Nancy Pelosi, Other Members of Congress Visits SD Migrant Children Detention Center

A congressional delegation met Monday with some of the unaccompanied minors and children separated from their parents who are being housed at federal facilities along the U.S.-Mexico border in San Diego County. The children, as young as 6 years old, are a few of the thousands in the custody of federal officials as the result of a “zero tolerance” policy enacted in April.

House Minority Leader Nancy Pelosi (D-12th District) called the policy “a heartbreaking, barbaric issue” and said it should be ended immediately.

U.S. Attorney General Jeff Sessions in April announced a zero-tolerance policy where anyone coming across the border will be prosecuted. That means children must be taken from their parents at the border because children can't be sent to jail.

Pelosi appeared Monday with the congressional delegation in San Ysidro, California after the group met with 62 children and juveniles from Honduras, Guatemala and El Salvador.

U.S. Rep. Juan Vargas (D-51st District), U.S. Rep.

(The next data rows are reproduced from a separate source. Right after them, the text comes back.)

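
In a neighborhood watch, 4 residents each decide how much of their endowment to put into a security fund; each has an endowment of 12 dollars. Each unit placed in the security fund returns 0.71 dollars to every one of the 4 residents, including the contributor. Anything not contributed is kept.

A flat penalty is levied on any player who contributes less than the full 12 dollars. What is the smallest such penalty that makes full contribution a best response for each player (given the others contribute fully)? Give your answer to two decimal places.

Given the others contribute fully, the best deviation is to contribute 0 (any partial contribution still incurs the fine and gives up units whose private return 0.71 is below 1).
Deviating from 12 to 0 saves 12 dollars but forfeits the deviator's share of the drop in the security fund: 0.71 × 12 = 8.52.
So the deviation gain is 12 − 8.52 = 3.48, and the fine must be at least 3.48 dollars to wipe it out.

3.48 dollars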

Susan Davis (D-53rd District) and other members of the Congressional Hispanic Caucus wanted to see first-hand the effects of the Trump Administration’s policy.

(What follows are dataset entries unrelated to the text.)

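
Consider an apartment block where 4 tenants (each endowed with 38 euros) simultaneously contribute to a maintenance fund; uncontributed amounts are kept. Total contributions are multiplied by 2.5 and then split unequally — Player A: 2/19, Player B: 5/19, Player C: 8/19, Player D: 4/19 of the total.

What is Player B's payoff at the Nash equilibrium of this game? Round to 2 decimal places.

Player j's private return per contributed unit is 2.5 × (j's share). Contributing is weakly dominant for j when that share is at least 1/2.5 = 0.4000, and contributing 0 is dominant otherwise.
The only share above 0.4000 is Player C's 8/19, contributing 38; the remaining 3 contribute 0. Total contributed: 38.
Player B keeps 38 and receives 2.5 × 38 × 5/19 = 25.00 from the maintenance fund, for a payoff of 63.00.

63.00 euros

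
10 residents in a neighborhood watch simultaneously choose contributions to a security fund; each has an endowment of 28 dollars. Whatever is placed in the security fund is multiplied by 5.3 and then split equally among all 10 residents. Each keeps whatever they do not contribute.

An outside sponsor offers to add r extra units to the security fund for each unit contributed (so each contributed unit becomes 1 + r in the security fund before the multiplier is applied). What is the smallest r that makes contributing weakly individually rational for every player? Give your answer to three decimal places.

0.887

With matching at rate r, one contributed unit becomes (1 + r) in the security fund and returns 5.3 × (1 + r) / 10 to the contributor.
Setting this equal to 1: 1 + r = 10/5.3 = 1.8868.
So the minimum matching rate is r = 1.8868 − 1 = 0.887.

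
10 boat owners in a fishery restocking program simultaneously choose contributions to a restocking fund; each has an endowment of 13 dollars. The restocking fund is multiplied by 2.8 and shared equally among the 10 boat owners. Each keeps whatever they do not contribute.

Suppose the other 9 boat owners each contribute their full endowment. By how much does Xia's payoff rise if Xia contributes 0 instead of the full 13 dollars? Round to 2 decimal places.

Switching from a contribution of 13 to 0 lets Xia keep an extra 13 dollars, but lowers the restocking fund by 13, which costs Xia their own share of that drop: 2.8/10 × 13 = 3.64.
Net gain = 13 − 3.64 = 9.36. The private return per contributed unit (0.2800) is below 1, so free-riding is indeed the best response regardless of what the others do.

9.36 dollars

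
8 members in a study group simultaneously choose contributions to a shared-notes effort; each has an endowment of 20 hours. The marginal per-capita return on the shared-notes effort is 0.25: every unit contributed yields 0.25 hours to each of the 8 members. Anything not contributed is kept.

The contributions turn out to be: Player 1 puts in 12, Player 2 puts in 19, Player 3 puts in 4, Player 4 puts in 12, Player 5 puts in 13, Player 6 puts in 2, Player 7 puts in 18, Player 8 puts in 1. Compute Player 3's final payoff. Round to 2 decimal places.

36.25 hours

Total contributed: 12 + 19 + 4 + 12 + 13 + 2 + 18 + 1 = 81.
Each receives 0.25 × 81 = 20.25 from the shared-notes effort.
Player 3 keeps 20 − 4 = 16, so Player 3's payoff is 16 + 20.25 = 36.25.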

On Thursday, Sessions quoted a Biblical passage to justify the policy.

On Monday, Vargas quoted a different passage from the Bible in which Jesus worked to reunite a family and called the policy immoral.

“No matter what you say about it, it’s not biblical,” Vargas said.

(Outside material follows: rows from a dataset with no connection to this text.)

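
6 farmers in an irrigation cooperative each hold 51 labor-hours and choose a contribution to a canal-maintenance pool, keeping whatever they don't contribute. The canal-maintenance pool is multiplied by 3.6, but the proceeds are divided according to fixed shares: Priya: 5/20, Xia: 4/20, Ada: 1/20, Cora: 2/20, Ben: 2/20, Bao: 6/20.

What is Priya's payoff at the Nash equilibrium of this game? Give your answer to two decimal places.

96.90 labor-hours

A player with share s gets back 3.6·s per unit contributed, so full contribution is dominant for anyone with s > 1/3.6 = 0.2778 and zero contribution is dominant for anyone below.
Only Bao (6/20) clears that bar, contributing 51; the remaining 5 contribute 0. Total contributed: 51.
Priya keeps 51 and receives 3.6 × 51 × 5/20 = 45.90 from the canal-maintenance pool, for a payoff of 96.90.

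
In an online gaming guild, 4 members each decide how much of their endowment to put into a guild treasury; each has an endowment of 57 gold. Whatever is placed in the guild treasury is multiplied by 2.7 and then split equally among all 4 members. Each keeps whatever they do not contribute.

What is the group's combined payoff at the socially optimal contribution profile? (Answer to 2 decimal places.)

Each contributed unit returns 2.700 to the group as a whole (0.6750 to each of 4 players), which exceeds 1, so the social optimum is full contribution: group total = 2.700 × 228 = 615.60.

615.60 gold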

Trump has defended the policy, which has taken nearly 2,000 immigrant children away from their parents.

"The United States will not be a migrant camp and it will not be a refugee holding facility," he added.

“Not on my watch," Trump said Monday. 

Sessions said Monday that law enforcement officials do not want to separate parents from their children.

Sessions was speaking in New Orleans at the National Sheriff's Association conference. He said enforcing immigration laws that result in the separation of children from parents is necessary.

Homeland Security Secretary Kirstjen Nielsen said Monday officials will not apologize for enforcing immigration laws that result in the separation of children from their parents.

Nielsen was speaking Monday at the National Sheriff's Association conference in New Orleans.

Last month, Homeland Security began referring all cases of illegal entry to the Justice Department for prosecution. Nielsen says agents are not acting cruelly, but are enforcing the laws passed by Congress. She said past administrations asked immigration agents to look the other way when families crossed the border illegally, but no longer. 

The congressional delegation included U.S. Reps. Nanette Diaz Barragan (D-44th District, Los Angeles), Tony Cardenas (D-29th District, Panorama City), Judy Chu (D-27th District, Los Angeles), Lou Correa (D-46th District, Santa Ana), Jim Costa (D-16th District, Fresno), Jimmy Gomez (D-34th District, Los Angeles), Ruben Kihuen (D-4th District, Nevada), Michelle Lujan Grisham (D-1st District, New Mexico), Lucille Roybal-Allard (40th District, Los Angeles), Norma Torres (D-35th District Ontario, CA) and Nydia Velazquez (D-7th District, New York).

"It's up to President Trump to own the fact that he made this policy. That he made this zero tolerance policy," Rep. Judy Chu said. "Trump started this and he can end this." 

U.S. Rep. Norma Torres said she's been contacted by families and teachers who want to organize foster family systems for the children or protest the policy. 

"They are fleeing such horrific violence and rape. The kinds of conditions that every single one of us would run from in order to protect our children and our families," Torres said. 

One of the shelters for migrant children is located in a nondescript building in El Cajon. Department of Health and Human Services officials said most of the children in that facility are unaccompanied minors and only 10 percent were separated from their parents.

The trip comes as a debate rages on in Washington, D.C. and across the country over the administration’s strict enforcement of the existing policy to prosecute those entering the country illegally on top of the usual immigration proceedings.

The policy has separated nearly 2,000 children from their parents in six weeks. Trump has falsely been putting the blame for children separation on Democrats.